La experiencia del cliente de verdad

Como retailer, me siguen impresionando los ejemplos de experiencia de cliente auténtica y genuina. Como especialista en el área de People, una persona que consigue impactar de este modo en mí no sólo me impresiona, sino que me emociona profundamente. Y recientemente he vivido un momento único de customer experience DE VERDAD.

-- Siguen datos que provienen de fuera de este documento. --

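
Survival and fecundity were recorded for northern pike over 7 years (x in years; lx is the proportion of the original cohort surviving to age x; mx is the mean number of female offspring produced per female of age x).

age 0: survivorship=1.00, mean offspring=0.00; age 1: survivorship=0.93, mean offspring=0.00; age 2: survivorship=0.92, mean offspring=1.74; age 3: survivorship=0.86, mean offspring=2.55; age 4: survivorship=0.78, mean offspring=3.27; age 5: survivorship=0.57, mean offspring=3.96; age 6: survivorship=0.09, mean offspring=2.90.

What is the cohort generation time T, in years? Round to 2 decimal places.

3.70

lx·mx: 0, 0, 1.6008, 2.193, 2.5506, 2.2572, 0.261 → R0 = 8.8626
x·lx·mx: 0, 0, 3.2016, 6.579, 10.2024, 11.286, 1.566 → Σ = 32.835
T = 32.835 / 8.8626 = 3.704895… → 3.70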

Hace un par de semanas había quedado para una reunión informal de trabajo en el Starbucks de la calle Consell de Cent, en Barcelona. Es un local bastante frecuentado en una zona céntrica de la ciudad que visito esporádicamente. Hace como unos tres años, en ese mismo local, me atendió un barista amabilísimo, con cierto aire de músico, y que, según su placa, se llamaba Xosé. Por casualidades de la vida, me volvió a atender en esta visita. Yo me acordaba de él, pero es mucho más fácil que un cliente recuerde a alguien amable que a la inversa. Xosé me sonrió y me dijo:

-¡Cuánto tiempo sin verte!, ¿cómo estás?

Yo sonreí también, pensando que era imposible que se acordase de mí y que seguramente se había confundido. Xosé prosiguió:

-Veo que te has cambiado el peinado, ¿eh? Porque lo llevabas liso con flequillo.

Y aquí me quedé con la boca abierta. Efectivamente, era el peinado que yo llevaba hace un tiempo. Le pregunté:

-¿Cómo es posible que te acuerdes?

Él me respondió con una gran sonrisa y toda la naturalidad del mundo:

-Bueno, me acuerdo de los clientes.

IMPRESIONANTE.

Mientras me tomaba el pedido, le comenté:

-¿Y cuánto tiempo llevas en Starbucks? Porque siempre te he visto en este local.

-Pues soy de los primeros empleados de Starbucks en España, de los que empezamos esto hace 15 años. De los que éramos al principio quedamos 8 y yo soy el único que sigue en la cafetería, siempre en la misma. Mi gran pasión es estar en contacto con mis clientes, ¡a mí me gusta esto!

IMPAGABLE.

Y me preguntó:

-¿Y vienes mucho a este Starbucks?

-Bueno, no vivo en la zona, pero las veces que estoy cerca, es mi cafetería de referencia.

-Pues toma, te entrego una tarjeta de descuento que puedes utilizar sólo en esta cafetería. La fidelidad debe recompensarse.

EXTRAORDINARIO.

Debo confesar que mientras estaba esperando que el barista acabase de preparar mi Cappuccino Freddo tenía un nudo en la garganta de lo que me había emocionado la experiencia. No era una cuestión de procesos, ni de pasos de la venta, ni de técnicas, ni de ceremonia de ventas … Era una emoción causada por pura sintonía humana. Y por la impresionante autosintonía de Xosé, este espectacular colaborador que siente, disfruta y encuentra propósito en su actividad. Y es sólo así como se construye una customer experience de verdad.

No tengo suficientes palabras para felicitar a Xosé, ni a otros profesionales que, como él, cada día disfrutan creando de manera natural esta auténtica emoción a las personas con las que interaccionan. Mientras estén ellos ahí, existirá la verdadera experiencia de cliente.